Another solution is to tell YARN that it has more memory. But remember, you should do this very carefully constantly monitoring the cluster load metrics at the OS level.
Steps are as follows:
1. Modify yarn-site.xml
configuration file on every node.
yarn.nodemanager.resource.memory-mb
option specifies how much memory is available for the YARN containers on this node:
<property> <name>yarn.nodemanager.resource.memory-mb</name> <value>12288</value> </property>
The following update_yarn_site_xml.sh
shell script increases the value:
config_file='/etc/hadoop/conf/yarn-site.xml' config_file_new='/etc/hadoop/conf/yarn-site_new.xml' update_script=" import sys config_file = '$config_file' variable = '<name>yarn.nodemanager.resource.memory-mb</name>' old_value = '<value>12288</value>' new_value = '<value>16384</value>' with open(config_file) as file: line = file.readline() while line: line = file.readline() # Find variable and replace its value if line.find(variable) != -1: sys.stdout.write(line) # Read old value, make sure it contains the expected old value and replace it line = file.readline() if line.find(old_value) != -1: print(' ' + new_value) else: sys.stdout.write(line) # Forward line as is else: sys.stdout.write(line) " python -c "$update_script" > $config_file_new mv -f $config_file_new $config_file
Then you have to restart NodeManager:
$ stop hadoop-yarn-nodemanager $ start hadoop-yarn-nodemanager
In you have many nodes you can running these steps over SSH for every node:
$ ssh -i privateKey hadoop@node_ipaddr 'sudo bash -s' < update_yarn_site_xml.sh
In my case this helped me increase the cluster capacity by more than 30% so it can allocate more containers concurrently at peak load, and still not to be saturated from the OS perspective – have at least 20% of available CPU and memory.

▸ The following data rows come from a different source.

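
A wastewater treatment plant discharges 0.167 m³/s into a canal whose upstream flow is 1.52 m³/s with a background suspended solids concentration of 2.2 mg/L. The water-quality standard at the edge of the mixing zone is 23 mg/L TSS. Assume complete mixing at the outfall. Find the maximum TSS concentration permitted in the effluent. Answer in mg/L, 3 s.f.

212 mg/L

Mass balance: 23·1.687 = 0.167·Cₑ + 1.52·2.2.
Cₑ = (38.8 − 3.344) / 0.167 = 212.3 mg/L.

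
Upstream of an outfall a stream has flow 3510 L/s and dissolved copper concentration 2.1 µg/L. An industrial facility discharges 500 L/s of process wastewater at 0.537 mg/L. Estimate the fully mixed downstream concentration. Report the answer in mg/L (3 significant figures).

500 L/s = 0.5 m³/s.
3510 L/s = 3.51 m³/s.
2.1 µg/L = 0.0021 mg/L.
Flow-weighted mixing gives C = (0.5·0.537 + 3.51·0.0021) / (0.5 + 3.51) = 0.2759/4.01 = 0.0688 mg/L.

0.0688 mg/L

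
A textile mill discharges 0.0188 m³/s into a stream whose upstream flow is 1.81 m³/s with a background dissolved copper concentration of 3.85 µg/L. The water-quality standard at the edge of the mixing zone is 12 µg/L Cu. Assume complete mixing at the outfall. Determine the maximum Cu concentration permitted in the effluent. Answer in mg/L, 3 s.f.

3.85 µg/L = 0.00385 mg/L.
12 µg/L = 0.012 mg/L.
Mass balance: 0.012·1.829 = 0.0188·Cₑ + 1.81·0.00385.
Cₑ = (0.02195 − 0.006969) / 0.0188 = 0.7967 mg/L.

0.797 mg/L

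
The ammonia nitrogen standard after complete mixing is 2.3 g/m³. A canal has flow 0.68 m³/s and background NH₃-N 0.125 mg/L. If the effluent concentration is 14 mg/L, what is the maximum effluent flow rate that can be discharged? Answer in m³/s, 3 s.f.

0.126 m³/s

Mass balance at complete mixing: C_std·(Q_w + Q_r) = Q_w·C_e + Q_r·C_b.
Rearranging, Q_w = Q_r·(C_std − C_b)/(C_e − C_std) = 0.68·(2.3 − 0.125) / (14 − 2.3) = 0.1264 m³/s.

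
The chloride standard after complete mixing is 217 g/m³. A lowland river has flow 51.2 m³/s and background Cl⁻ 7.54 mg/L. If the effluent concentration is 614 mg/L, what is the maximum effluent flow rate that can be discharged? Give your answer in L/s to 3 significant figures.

27000 L/s

Mass balance at complete mixing: C_std·(Q_w + Q_r) = Q_w·C_e + Q_r·C_b.
Rearranging, Q_w = Q_r·(C_std − C_b)/(C_e − C_std) = 51.2·(217 − 7.54) / (614 − 217) = 27.01 m³/s.
= 2.701e+04 L/s.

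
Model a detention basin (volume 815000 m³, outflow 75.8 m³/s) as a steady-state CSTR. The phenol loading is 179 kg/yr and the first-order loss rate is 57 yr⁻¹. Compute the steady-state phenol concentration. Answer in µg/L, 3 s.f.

0.0734 µg/L

Outflow Q = 75.8 m³/s × 3.156e+07 s/yr = 2.392e+09 m³/yr.
Steady-state CSTR mass balance: W = Q·C + k·V·C, so C = W/(Q + kV).
Q + kV = 2.392e+09 + 57·815000 = 2.439e+09 m³/yr.
C = 179/2.439e+09 = 7.341e-08 kg/m³ = 7.341e-05 mg/L = 0.07341 µg/L.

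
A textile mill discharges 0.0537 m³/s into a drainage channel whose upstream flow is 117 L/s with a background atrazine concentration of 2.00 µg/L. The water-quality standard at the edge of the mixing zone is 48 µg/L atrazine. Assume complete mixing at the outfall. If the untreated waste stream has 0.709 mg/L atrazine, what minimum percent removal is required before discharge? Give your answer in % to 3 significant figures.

117 L/s = 0.117 m³/s.
2.00 µg/L = 0.002 mg/L.
48 µg/L = 0.048 mg/L.
Mass balance: 0.048·0.1707 = 0.0537·Cₑ + 0.117·0.002.
Cₑ = (0.008194 − 0.000234) / 0.0537 = 0.1482 mg/L.
Required removal = 1 − 0.1482/0.709 = 79.09 %.

79.1 %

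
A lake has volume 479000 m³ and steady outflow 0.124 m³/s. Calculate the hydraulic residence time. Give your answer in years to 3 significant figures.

Q = 0.124 m³/s × 3.156e+07 s/yr = 3.913e+06 m³/yr.
Hydraulic residence time τ = V/Q = 479000/3.913e+06 = 0.1224 yr.

0.122 yr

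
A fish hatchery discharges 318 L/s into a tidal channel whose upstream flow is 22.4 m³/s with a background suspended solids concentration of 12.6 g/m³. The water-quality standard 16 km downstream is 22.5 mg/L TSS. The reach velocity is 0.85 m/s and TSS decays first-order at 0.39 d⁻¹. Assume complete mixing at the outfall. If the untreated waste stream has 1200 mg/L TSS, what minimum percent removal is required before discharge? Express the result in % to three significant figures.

28.1 %

318 L/s = 0.318 m³/s.
Travel time to the compliance point: t = 1.6e+04/0.85 = 1.882e+04 s = 0.2179 d; decay factor exp(−0.39·0.2179) = 0.9185.
So the concentration just after mixing may be at most 22.5/0.9185 = 24.5 mg/L.
Mass balance: 24.5·22.72 = 0.318·Cₑ + 22.4·12.6.
Cₑ = (556.5 − 282.2) / 0.318 = 862.4 mg/L.
Required removal = 1 − 862.4/1200 = 28.13 %.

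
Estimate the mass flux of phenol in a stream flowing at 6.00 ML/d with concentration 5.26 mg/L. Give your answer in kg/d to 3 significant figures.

31.6 kg/d

6.00 ML/d = 0.06944 m³/s.
Mass flux = Q·C = 0.06944 m³/s × 5.26 g/m³ = 0.3653 g/s.
= 0.3653 g/s × 86.4 = 31.56 kg/d.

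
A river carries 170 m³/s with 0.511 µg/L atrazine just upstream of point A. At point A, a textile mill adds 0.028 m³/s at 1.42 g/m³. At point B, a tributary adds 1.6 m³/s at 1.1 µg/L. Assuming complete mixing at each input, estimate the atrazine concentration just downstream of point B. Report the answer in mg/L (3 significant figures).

0.000748 mg/L

0.511 µg/L = 0.000511 mg/L.
After input A: C = (170·0.000511 + 0.028·1.42) / 170 = 0.0007448 mg/L.
1.1 µg/L = 0.0011 mg/L.
After input B: C = (170·0.0007448 + 1.6·0.0011) / 171.6 = 0.0007481 mg/L.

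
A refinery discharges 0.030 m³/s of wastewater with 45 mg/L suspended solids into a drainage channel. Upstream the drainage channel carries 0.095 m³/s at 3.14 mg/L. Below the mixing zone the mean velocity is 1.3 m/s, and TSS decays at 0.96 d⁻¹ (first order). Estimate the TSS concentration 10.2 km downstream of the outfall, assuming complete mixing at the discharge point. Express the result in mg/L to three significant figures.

12.1 mg/L

After complete mixing, C₀ = (0.03·45 + 0.095·3.14) / 0.125 = 13.19 mg/L.
Travel time t = 1.02e+04 m / 1.3 m/s = 7846 s = 0.09081 d.
C = 13.19·exp(−0.96·0.09081) = 13.19·0.9165 = 12.09 mg/L.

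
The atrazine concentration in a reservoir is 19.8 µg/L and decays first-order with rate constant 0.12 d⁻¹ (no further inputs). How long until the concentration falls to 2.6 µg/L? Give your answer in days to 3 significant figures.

t = ln(C₀/C)/k = ln(19.8/2.6)/0.12 = 2.03/0.12 = 16.92 d.

16.9 d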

In some extreme cases YARN can even have more memory than physically available in the cluster. To some extent it reminds OS virtual/physical address spaces concept.
Please remember that this technique should be applied very carefully for specific clusters exactly knowing and constantly monitoring their historical and current CPU/memory workload using OS tools, not only YARN. Especially you should have pay attention when your cluster is at its maximum load.